Ahed was arrested on charges of allegedly assaulting a soldier and an officer when the day before she rebuffed harassment from soldiers from the front door of her home. When later in the day Nariman, Ahed’s mother and leader of weekly anti-occupation demonstrations, went to be present during her daughter’s interrogation, she herself was arrested.
Israeli law states clearly that a parent is rightfully allowed to accompany a child or minor during interrogation in the occupied West Bank, according to a leading Israeli civil rights organization.
The next day the Israeli military arrested Ahed’s 21-year-old cousin Nour Tamimi; then her father Bassem when he arrived at court for his incarcerated daughter’s and wife’s preliminary hearings.
At the Union Square rally, Al-Awda member Hureda, who declined to provide her last name out of fear of retribution, said that the situation is even more insipid than it appears, as the detention of these well known anti-occupation activists is simply the daily life of Palestinians and Palestinian children in general.
“[Child detention] happens so often that we don’t get to hear about it,” Hureda told Mondoweiss. “And when we do hear about it, we hear about it for maybe two minutes and then…we never hear about it again.”

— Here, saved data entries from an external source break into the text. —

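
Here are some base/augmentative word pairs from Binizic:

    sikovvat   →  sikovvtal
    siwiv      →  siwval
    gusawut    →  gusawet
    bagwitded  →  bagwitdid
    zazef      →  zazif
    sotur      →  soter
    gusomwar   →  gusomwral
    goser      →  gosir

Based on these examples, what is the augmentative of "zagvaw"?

zagvwal

"zagvaw" has last vowel 'a'. The stems whose last vowel is 'a' (sikovvat → sikovvtal, gusomwar → gusomwral) delete the last vowel and add -al.
The other patterns: stems whose last vowel is 'e' change the last vowel to 'i'; stems whose last vowel is 'u' change the last vowel to 'e'.
So zagvaw → zagvwal.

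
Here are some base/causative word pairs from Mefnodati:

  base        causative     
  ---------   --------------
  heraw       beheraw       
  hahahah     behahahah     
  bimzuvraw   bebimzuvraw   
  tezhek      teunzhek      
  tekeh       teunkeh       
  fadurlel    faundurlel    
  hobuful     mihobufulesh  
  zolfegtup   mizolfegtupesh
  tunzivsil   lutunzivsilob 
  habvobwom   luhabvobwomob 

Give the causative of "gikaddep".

hahahah and tekeh both end in -h yet inflect differently (behahahah, teunkeh), so the final letter is not what conditions the rule; the last vowel is.
"gikaddep" has last vowel 'e'. The stems whose last vowel is 'e' (tezhek → teunzhek, tekeh → teunkeh, fadurlel → faundurlel) insert -un- after the first vowel.
The other patterns: stems whose last vowel is 'a' add the prefix be-; stems whose last vowel is 'u' add mi- … -esh around the stem; stems whose last vowel is 'i' or 'o' add lu- … -ob around the stem.
So gikaddep → giunkaddep.

giunkaddep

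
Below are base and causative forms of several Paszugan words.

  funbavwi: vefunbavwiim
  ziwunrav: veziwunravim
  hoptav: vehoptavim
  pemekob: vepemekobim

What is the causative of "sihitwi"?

Every pair shown (funbavwi → vefunbavwiim, ziwunrav → veziwunravim, hoptav → vehoptavim, …) follows the same rule: add ve- … -im around the stem.
So sihitwi → vesihitwiim.

vesihitwiim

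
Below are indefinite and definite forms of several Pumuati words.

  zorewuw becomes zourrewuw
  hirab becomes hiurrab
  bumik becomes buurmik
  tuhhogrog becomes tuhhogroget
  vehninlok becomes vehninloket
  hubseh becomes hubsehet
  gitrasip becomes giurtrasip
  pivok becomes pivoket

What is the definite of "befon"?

pivok and bumik both end in -k yet inflect differently (pivoket, buurmik), so the final letter is not what conditions the rule; the last vowel is.
"befon" has last vowel 'o'. The stems whose last vowel is 'o' (pivok → pivoket, vehninlok → vehninloket, tuhhogrog → tuhhogroget) add -et.
So befon → befonet.

befonet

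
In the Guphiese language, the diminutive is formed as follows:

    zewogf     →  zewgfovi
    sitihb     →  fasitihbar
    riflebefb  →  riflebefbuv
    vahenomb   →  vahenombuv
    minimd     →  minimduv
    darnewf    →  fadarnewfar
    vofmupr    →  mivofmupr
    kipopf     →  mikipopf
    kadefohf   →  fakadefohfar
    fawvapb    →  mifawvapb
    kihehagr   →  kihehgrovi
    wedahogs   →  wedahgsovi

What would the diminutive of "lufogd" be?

lufgdovi

zewogf and kadefohf both end in -f yet inflect differently (zewgfovi, fakadefohfar), so the final letter is not what conditions the rule; the second-to-last letter is.
"lufogd" has second-to-last letter 'g'. The stems whose second-to-last letter is 'g' (wedahogs → wedahgsovi, kihehagr → kihehgrovi, zewogf → zewgfovi) delete the last vowel and add -ovi.
The other patterns: stems whose second-to-last letter is 'h' or 'w' add fa- … -ar around the stem; stems whose second-to-last letter is 'p' add the prefix mi-; stems whose second-to-last letter is 'f' or 'm' add -uv.
So lufogd → lufgdovi.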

According to a recent report from Defense for Children International – Palestine (DCIP), the situation is only getting worse, particularly since earlier this month when the U.S. took the unprecedented step of formally recognizing Jerusalem as Israel’s capital.
DCIP documented that the number of children detained at one Israeli military prison in the occupied West Bank has doubled in just the past few weeks since that decision.
Mariah Tamimi, one of the family’s New York relatives, called Ahed the best representative for her people, telling Mondoweiss “she inspires me; and I think she inspires the rest of Palestine.”
The Israeli customs agency recently denied Ahed a travel visa ahead of what was supposed to be a global tour to share her experiences and courage with others. And to make matters worse, Mariah continued, “not only did they detain a 16-year-old girl illegally, they took her phones, they took the TVs, they took every electronic that is valuable to them.” With the family already facing heavy legal fees, “it kicks them while they’re down.”
But buoyed by the turnout and show of solidarity, Mariah remained defiant:
“Nobody can silence me. I want justice for Ahed. I want justice for Palestine. I want justice for the Tamimi family because we deserve that. And I will stand for nothing but that.”
Ahed’s detainment has sparked solidarity demonstrations across the globe, including a march in Istanbul, a protest in London and a strong statement of support from South African Parlimentarian Mandla Mandela, Nelson Mandela’s grandson.
At the New York rally, a small number of Jewish Defense League members showed up to counter protest, yelling slurs and calls to jail Ahed behind the protection of seven or eight NYPD officers.
At one point, more than twenty officers encircled the entire crowd, but stood by and no arrests were made.